The first tune, “Surf A,” begins with the sounds of waves crashing on a shore and sirens that sound like seagulls.

O’Connell sings, “If I were a taper, I’d magnetize this tone” over this soundscape with a clear and certainly folk-inspired voice.

"It was easy to me to think about the album in terms of scenes,” O'Connell said about the lyrics. 

The lyrics are less important than the sounds on the songs, he said, but this line about magnetizing a tone, from "Surf A," gives the listener some insight into one of the ways O’Connell, along with his band mate and brother, Matt O’Connell, created some of the effects on the album.

Joseph O’Connell created his own version of a well-known and expensive tape delay, which is an audio effect that delays intentionally to create an echo. He uses a space echo, which uses a loop of magnetic tape to create a warm return or echo.

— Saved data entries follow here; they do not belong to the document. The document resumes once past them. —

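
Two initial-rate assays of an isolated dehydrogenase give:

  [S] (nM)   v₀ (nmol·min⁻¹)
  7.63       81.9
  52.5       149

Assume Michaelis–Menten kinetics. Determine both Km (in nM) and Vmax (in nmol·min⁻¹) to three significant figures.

Km = 8.50 nM; Vmax = 173 nmol·min⁻¹

In reciprocal form, 1/v = (Km/Vmax)·(1/[S]) + 1/Vmax. The two points give (1/[S], 1/v) = (0.1311, 0.01221) and (0.01905, 0.006711).
Slope = (0.01221 − 0.006711)/(0.1311 − 0.01905) = 0.04909; intercept = 0.01221 − 0.04909×0.1311 = 0.005776.
Vmax = 1/intercept = 173 nmol·min⁻¹; Km = slope × Vmax = 0.04909 × 173 = 8.50 nM.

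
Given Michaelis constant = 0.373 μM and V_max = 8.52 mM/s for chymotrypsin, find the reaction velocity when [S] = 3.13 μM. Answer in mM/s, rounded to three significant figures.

7.61 mM/s

v = Vmax·[S]/(Km + [S]) = 8.52 × 3.13 / (0.373 + 3.13)
  = 26.67 / 3.503 = 7.61 mM/s.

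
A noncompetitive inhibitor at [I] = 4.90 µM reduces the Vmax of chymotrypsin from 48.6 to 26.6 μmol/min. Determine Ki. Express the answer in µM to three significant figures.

Noncompetitive: Vmax,app = Vmax/α with α = 1 + [I]/Ki.
α = Vmax/Vmax,app = 48.6/26.6 = 1.827.
Since α = 1 + [I]/Ki, [I]/Ki = 1.827 − 1 = 0.8271 and Ki = 4.90/0.8271 = 5.92 µM.

5.92 µM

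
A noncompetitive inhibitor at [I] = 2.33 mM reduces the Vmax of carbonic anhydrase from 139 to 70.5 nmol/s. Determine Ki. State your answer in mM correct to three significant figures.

2.40 mM

Noncompetitive: Vmax,app = Vmax/α with α = 1 + [I]/Ki.
α = Vmax/Vmax,app = 139/70.5 = 1.972.
Ki = [I]/(α − 1) = 2.33/0.9716 = 2.40 mM.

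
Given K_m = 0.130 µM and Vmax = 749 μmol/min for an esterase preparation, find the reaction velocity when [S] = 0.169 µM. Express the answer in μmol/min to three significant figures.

v = Vmax·[S]/(Km + [S]) = 749 × 0.169 / (0.130 + 0.169)
  = 126.6 / 0.2990 = 423 μmol/min.

423 μmol/min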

Matt O’Connell, who is well versed in programming, is responsible for conjuring up a homemade, digital synthesizer by using his own equipment and code, which is shared online. The brothers named the synth, “the mutant.” 

Effects from these two creations can be found throughout the album.

The second song from "Genericana" is the most folk-based of them all and is a good representation of what O’Connell’s previous albums sound like. The warm, reverberant guitar, shaker, base, drums and electronic buzzing combine with O’Connell’s voice for an enchanting song. I would listen to this one while frolicking through a golden field of wheat with the love of my life. It’s that good. 

The third tune is a harder-hitting, alt-folk song I would expect to hear at a crowded basement show that I don’t feel quite cool enough to be at, while “Fire B,” the fourth song, sounds like Neil Young's resonance sung over meditation music. You could definitely do yoga or fall into a strange dreamland to this one. 

The dreamland you might fall into could continue with the fifth song’s other-worldly synth sounds that are reminiscent of a synthetic alarm beeping while a spaceship lands on the moon. The final song, “Surf B,” is a jolt out of fairyland with simple slamming drums and lots of reverb on the guitar. The billowing synth sounds of waves return to close out the album. 

If you are at least 18 years old and interested in seeing O’Connell create these soundscapes live, check out his show at 7 p.m. on Sept. 22 at the Bishop Bar.